DAO Implementation

The Data Access Object (DAO) pattern is a good practice to implement a persistence layer and it encapsulates data access codes from the business tier. A DAO object exposes an interface to a business object and performs persistence operation relating to a particular persistent entity. Now, we can implement persistence operations like CRUD in a DAO class with JPA and EntityManager injected by Spring.

@Repository
public class TodoDao {

    @PersistenceContext
    private EntityManager em;

    @Transactional(readOnly=true)
    public List<Todo> queryAll() {
        Query query = em.createQuery("SELECT t FROM Todo t");
        List<Todo> result = query.getResultList();
        return result;
    }

    ...

    @Transactional
    public Todo save(Todo todo){
        em.persist(todo);
        return todo;
    }

    @Transactional
    public Todo update(Todo todo){
        todo = em.merge(todo);
        return todo;
    }

    @Transactional
    public void delete(Todo todo){
        Todo r = get(todo.getId());
        if(r!=null){
            em.remove(r);
        }
    }
}
  • Line 1: We register TodoDao as a Spring bean with @Repository because it is a DAO class according to Spring's suggestion.
  • Line 4: As Spring manages our entity manager factory, it can understand @PersistenceContext and inject a transaction scope EntityManager for us.
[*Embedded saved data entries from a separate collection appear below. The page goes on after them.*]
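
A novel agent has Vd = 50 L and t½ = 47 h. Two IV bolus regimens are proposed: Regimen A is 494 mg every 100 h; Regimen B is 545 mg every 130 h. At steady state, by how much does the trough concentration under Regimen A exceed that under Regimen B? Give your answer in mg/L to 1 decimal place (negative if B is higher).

1.1 mg/L

Regimen A: f = (1/2)^(100/47) ≈ 0.2288; Cmin,ss = (494/50)·f/(1−f) ≈ 2.931 mg/L.
Regimen B: f = (1/2)^(130/47) ≈ 0.1470; Cmin,ss = (545/50)·f/(1−f) ≈ 1.878 mg/L.
Difference ≈ 2.931 − 1.878 ≈ 1.053 mg/L.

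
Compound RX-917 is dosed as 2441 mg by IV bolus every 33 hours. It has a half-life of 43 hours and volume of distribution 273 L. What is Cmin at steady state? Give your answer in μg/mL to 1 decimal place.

12.7 μg/mL

k = ln2/t½ = ln2/43 ≈ 0.016120 h⁻¹; fraction remaining f = e^(−kτ) = e^(−0.016120×33) ≈ 0.5875.
Each bolus raises the concentration by D/Vd = 2441/273 ≈ 8.941 μg/mL.
Steady-state trough Cmin,ss = C₀·f/(1−f) ≈ 8.941 × 0.5875/0.4125 ≈ 12.734 μg/mL.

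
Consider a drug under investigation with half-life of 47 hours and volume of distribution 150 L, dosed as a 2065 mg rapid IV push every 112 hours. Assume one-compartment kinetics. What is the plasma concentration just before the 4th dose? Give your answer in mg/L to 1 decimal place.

3.2 mg/L

f = (1/2)^(τ/t½) = (1/2)^(112/47) ≈ 0.1917.
C₀ = D/Vd = 2065/150 ≈ 13.767 mg/L.
Before the 4th dose, 3 doses have been given. Superposition: Cmin = C₀·(f + f² + … + f^3).
≈ 13.767 × (0.1917 + 0.0367 + 0.0070) ≈ 13.767 × 0.2354 ≈ 3.241 mg/L.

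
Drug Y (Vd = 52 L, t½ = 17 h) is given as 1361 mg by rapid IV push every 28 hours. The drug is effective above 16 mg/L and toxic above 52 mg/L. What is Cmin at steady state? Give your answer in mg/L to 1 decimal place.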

Hence, we don't need to create EntityManager by our own.
  • Line 7: We have enabled Spring's declarative transaction management so that we can apply @Transactional on a methods.

After completing DAO classes, we can inject them to our service class with Spring's @Autowired because they are all Spring beans.

@Service("todoListService")
@Scope(value="singleton",proxyMode=ScopedProxyMode.TARGET_CLASS)
public class TodoListServiceImpl implements TodoListService {

    @Autowired
    TodoDao dao;

    public List<Todo>getTodoList() {
        return dao.queryAll();
    }

    ...
}

Completing the above steps, we have created a dependency relationship among the controller, service, and persistence classes as follows:

Each of these classes encapsulates cohesive functions and has decoupled relationships with others. You can easily expand the architecture by adding more classes or create dependencies between two layers.